The information tracked here is similar to the information tracked in the Left of Cutoff section of the page, but it pertains to the documents that appear on the right side of the cutoff.

These two calculations are different:

# Docs to Next Relevant: The number of documents you would have to review before getting to the next relevant document (the number of documents that appear on the right side of the curve, divided by the number of estimated relevant documents that appear on the right side of the cutoff).
Cost of Additional Relevant: This is the cost of reviewing documents to get to the next relevant document (the number of documents to next relevant times the cost per document).

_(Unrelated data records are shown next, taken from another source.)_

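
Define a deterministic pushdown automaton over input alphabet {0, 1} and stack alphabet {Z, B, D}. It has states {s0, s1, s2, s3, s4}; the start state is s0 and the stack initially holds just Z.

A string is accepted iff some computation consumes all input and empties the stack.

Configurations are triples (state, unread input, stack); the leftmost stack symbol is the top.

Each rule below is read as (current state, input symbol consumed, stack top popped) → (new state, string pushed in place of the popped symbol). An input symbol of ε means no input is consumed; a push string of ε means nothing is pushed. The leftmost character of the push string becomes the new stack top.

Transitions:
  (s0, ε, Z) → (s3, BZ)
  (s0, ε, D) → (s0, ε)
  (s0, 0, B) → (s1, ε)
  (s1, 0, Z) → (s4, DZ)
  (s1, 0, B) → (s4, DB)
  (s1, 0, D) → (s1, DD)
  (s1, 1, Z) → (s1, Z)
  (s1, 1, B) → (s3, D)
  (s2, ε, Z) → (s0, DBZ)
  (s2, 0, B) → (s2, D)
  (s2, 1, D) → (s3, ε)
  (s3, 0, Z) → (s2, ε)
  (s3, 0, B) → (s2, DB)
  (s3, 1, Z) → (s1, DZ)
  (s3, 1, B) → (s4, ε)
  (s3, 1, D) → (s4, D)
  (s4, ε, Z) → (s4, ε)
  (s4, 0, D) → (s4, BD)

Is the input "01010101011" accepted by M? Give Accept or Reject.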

This figure is similar to the Cost Per Relevant figure from Left of Cutoff, but the number of relevant documents on the right should be sparse. Therefore, the irrelevant-to-relevant ratio should be high. For example, if the irrelevant-to-relevant ratio is 100:1, you pay for reviewing 100 documents for every one relevant document.

If there is one relevant document in every 100, and the cost for reviewing each document is $3, then the cost per relevant document is $300. So, you can see that it is an exorbitant cost to review all of the non-relevant documents just to get to the next relevant one. It is better to exclude the right side documents from review and production.

the right side documents from review and production.

Not Ranked Documents

The number of Not Ranked documents appears in the upper right corner, above the Left of Cutoff chart. It shows the number of documents (and percentage of the population) that was excluded from the ranking process. Documents might not be ranked for a variety of reasons, including file size and document content (e.g. - empty documents, documents with only numbers, documents greater than 10MB of text), are excluded from the process completely.

Click on the Not Ranked link to bring back the non-ranked documents in a table. You can, and should, review those independently.

Rejecting the Yield Curve (Continue Ranking)

After the Systematic stage is complete and all documents have been reviewed and released, you determine whether to accept or reject the yield curve.

If you believe that additional sampling and system training is needed, click the Continue Ranking button located above the curve.
If you choose to reject the yield curve and continue to train the system, the other stages of the project will be enabled once again. The documents that were coded in the Systematic stage will be automatically sent to ranking as document seeds.

Productivity and Coding Distribution Reports

Additional reports are available to track productivity and coding distribution.

To open the Productivity Report, click Reports in the left panel. You can customize the report by selecting all stages or by selecting just one stage, such as the QC stage or the Systematic Random stage.

Click Coding Distribution to see the decision field on which the project is based.